One solution I've been thinking of is to make combatants take more damage if they are outnumbered. This will not stop battles from becoming easier and easier, but it will ensure that once the battle stops being a threat, the remaining enemies will be quickly cleared and the time the player has to spend on a battle that's already won is minimized.

It makes sense as well, RPGs under-represents the disadvantage of being outnumbered. In RPGs, monsters will die four times as fast if four guys are hitting them than if only one guy is. However, it's actually worse than that. If four guys are attacking you, not only do you get four times as many blows directed at you, but every single blow also becomes harder to defend against. So, you can represent that by implementing an effect that makes enemies (and characters) have decreased evasion and take more damage if outnumbered and attacked by multiple opponents.

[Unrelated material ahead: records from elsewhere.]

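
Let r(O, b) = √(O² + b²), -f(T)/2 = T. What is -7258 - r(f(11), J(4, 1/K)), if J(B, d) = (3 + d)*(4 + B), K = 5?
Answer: -7258 - 2*√7121/5 ≈ -7291.8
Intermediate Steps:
f(T) = -2*T
-7258 - r(f(11), J(4, 1/K)) = -7258 - √((-2*11)² + (12 + 3*4 + 4/5 + 4/5)²) = -7258 - √((-22)² + (12 + 12 + 4*(⅕) + 4*(⅕))²) = -7258 - √(484 + (12 + 12 + ⅘ + ⅘)²) = -7258 - √(484 + (128/5)²) = -7258 - √(484 + 16384/25) = -7258 - √(28484/25) = -7258 - 2*√7121/5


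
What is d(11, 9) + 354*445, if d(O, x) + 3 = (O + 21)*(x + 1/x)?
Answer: 1420367/9 ≈ 1.5782e+5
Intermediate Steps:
d(O, x) = -3 + (21 + O)*(x + 1/x) (d(O, x) = -3 + (O + 21)*(x + 1/x) = -3 + (21 + O)*(x + 1/x))
d(11, 9) + 354*445 = (21 + 11 + 9*(-3 + 21*9 + 11*9))/9 + 354*445 = (21 + 11 + 9*(-3 + 189 + 99))/9 + 157530 = (21 + 11 + 9*285)/9 + 157530 = (21 + 11 + 2565)/9 + 157530 = (1/9)*2597 + 157530 = 2597/9 + 157530 = 1420367/9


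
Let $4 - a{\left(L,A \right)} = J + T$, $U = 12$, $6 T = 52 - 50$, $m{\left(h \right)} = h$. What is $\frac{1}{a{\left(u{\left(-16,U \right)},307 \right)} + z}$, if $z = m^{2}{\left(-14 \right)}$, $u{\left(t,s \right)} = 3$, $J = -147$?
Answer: $\frac{3}{1040} \approx 0.0028846$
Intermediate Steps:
$T = \frac{1}{3}$ ($T = \frac{52 - 50}{6} = \frac{1}{6} \cdot 2 = \frac{1}{3} \approx 0.33333$)
$z = 196$ ($z = \left(-14\right)^{2} = 196$)
$a{\left(L,A \right)} = \frac{452}{3}$ ($a{\left(L,A \right)} = 4 - \left(-147 + \frac{1}{3}\right) = 4 - - \frac{440}{3} = 4 + \frac{440}{3} = \frac{452}{3}$)
$\frac{1}{a{\left(u{\left(-16,U \right)},307 \right)} + z} = \frac{1}{\frac{452}{3} + 196} = \frac{1}{\frac{1040}{3}} = \frac{3}{1040}$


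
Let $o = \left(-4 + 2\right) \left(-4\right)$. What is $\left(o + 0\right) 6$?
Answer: $48$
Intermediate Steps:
$o = 8$ ($o = \left(-2\right) \left(-4\right) = 8$)
$\left(o + 0\right) 6 = \left(8 + 0\right) 6 = 8 \cdot 6 = 48$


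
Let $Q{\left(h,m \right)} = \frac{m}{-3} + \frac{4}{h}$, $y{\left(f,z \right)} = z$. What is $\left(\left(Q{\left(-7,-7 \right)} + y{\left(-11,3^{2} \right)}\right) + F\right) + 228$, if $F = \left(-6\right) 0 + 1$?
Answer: $\frac{5035}{21} \approx 239.76$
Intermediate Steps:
$Q{\left(h,m \right)} = \frac{4}{h} - \frac{m}{3}$ ($Q{\left(h,m \right)} = m \left(- \frac{1}{3}\right) + \frac{4}{h} = - \frac{m}{3} + \frac{4}{h} = \frac{4}{h} - \frac{m}{3}$)
$F = 1$ ($F = 0 + 1 = 1$)
$\left(\left(Q{\left(-7,-7 \right)} + y{\left(-11,3^{2} \right)}\right) + F\right) + 228 = \left(\left(\left(\frac{4}{-7} - - \frac{7}{3}\right) + 3^{2}\right) + 1\right) + 228 = \left(\left(\left(4 \left(- \frac{1}{7}\right) + \frac{7}{3}\right) + 9\right) + 1\right) + 228 = \left(\left(\left(- \frac{4}{7} + \frac{7}{3}\right) + 9\right) + 1\right) + 228 = \left(\left(\frac{37}{21} + 9\right) + 1\right) + 228 = \left(\frac{226}{21} + 1\right) + 228 = \frac{247}{21} + 228 = \frac{5035}{21}$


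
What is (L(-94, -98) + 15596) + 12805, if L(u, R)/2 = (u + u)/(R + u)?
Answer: 681671/24 ≈ 28403.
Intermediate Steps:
L(u, R) = 4*u/(R + u) (L(u, R) = 2*((u + u)/(R + u)) = 2*((2*u)/(R + u)) = 2*(2*u/(R + u)) = 4*u/(R + u))
(L(-94, -98) + 15596) + 12805 = (4*(-94)/(-98 - 94) + 15596) + 12805 = (4*(-94)/(-192) + 15596) + 12805 = (4*(-94)*(-1/192) + 15596) + 12805 = (47/24 + 15596) + 12805 = 374351/24 + 12805 = 681671/24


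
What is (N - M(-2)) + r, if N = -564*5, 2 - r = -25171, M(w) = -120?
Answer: 22473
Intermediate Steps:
r = 25173 (r = 2 - 1*(-25171) = 2 + 25171 = 25173)
N = -2820
(N - M(-2)) + r = (-2820 - 1*(-120)) + 25173 = (-2820 + 120) + 25173 = -2700 + 25173 = 22473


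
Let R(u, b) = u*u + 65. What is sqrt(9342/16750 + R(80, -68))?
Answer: sqrt(18139930410)/1675 ≈ 80.409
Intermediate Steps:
R(u, b) = 65 + u**2 (R(u, b) = u**2 + 65 = 65 + u**2)
sqrt(9342/16750 + R(80, -68)) = sqrt(9342/16750 + (65 + 80**2)) = sqrt(9342*(1/16750) + (65 + 6400)) = sqrt(4671/8375 + 6465) = sqrt(54149046/8375) = sqrt(18139930410)/1675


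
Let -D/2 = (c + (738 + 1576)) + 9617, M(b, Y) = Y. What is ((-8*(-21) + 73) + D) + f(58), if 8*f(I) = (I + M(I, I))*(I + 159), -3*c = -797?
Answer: -126035/6 ≈ -21006.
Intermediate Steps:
c = 797/3 (c = -⅓*(-797) = 797/3 ≈ 265.67)
f(I) = I*(159 + I)/4 (f(I) = ((I + I)*(I + 159))/8 = ((2*I)*(159 + I))/8 = (2*I*(159 + I))/8 = I*(159 + I)/4)
D = -73180/3 (D = -2*((797/3 + (738 + 1576)) + 9617) = -2*((797/3 + 2314) + 9617) = -2*(7739/3 + 9617) = -2*36590/3 = -73180/3 ≈ -24393.)
((-8*(-21) + 73) + D) + f(58) = ((-8*(-21) + 73) - 73180/3) + (¼)*58*(159 + 58) = ((168 + 73) - 73180/3) + (¼)*58*217 = (241 - 73180/3) + 6293/2 = -72457/3 + 6293/2 = -126035/6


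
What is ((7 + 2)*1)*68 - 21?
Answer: 591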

Anyway, if you really want to increase tension slowly, I prefer the idea of having more enemies show up as the battle goes on. In such a case, the player should be able to see which enemies are incoming and when. This allows the player to make tactical choices thereafter. You can make the battles harder by not showing the incoming reinforcement, but I dislike difficulty increase that removes tactics.

Craze
i bet she's a diva with a potion popping problem
13715
Crystalgate, if you're trying to make battles end more quickly, then you have a different problem -- you're taking the main gameplay component of the game and saying "NO NO GET OUT OF HERE SHOO" which sounds counterproductive to me.
LockeZ
I'd really like to get rid of LockeZ. His play style is way too unpredictable. He's always like this too. If he ran a country, he'd just kill and imprison people at random until crime stopped.
5363
author=Crystalgate
One solution I've been thinking of is to make combatants take more damage if they are outnumbered. This will not stop battles from becoming easier and easier, but it will ensure that once the battle stops being a threat, the remaining enemies will be quickly cleared and the time the player has to spend on a battle that's already won is minimized.

This isn't a solution, this is just accepting the problem as unavoidable and trying to focus elsewhere. Kind of like when FF12 realized random battles were all played the same, but instead of trying to make them more interesting, it let you automate them...

I've been playing FF13-2, and it is definitely a game that tries to improve battle pacing in an unusual way. Almost any time enemies attack you, it not only damages you but also slightly lowers your max hp. So you are slowly whittling away at the enemies, but they're also slowly whittling away at you, in a way you can't heal. By the end of the battle, your max hp might be 70% of what it started... or in a long boss battle, it might be 20%. On top of that, every single battle in the game gives you a bonus for winning quickly enough, so when all but one enemy is dead, your mindset isn't relief, it's anticipation - you don't care that the danger is almost gone as much as you care that the timer is almost up.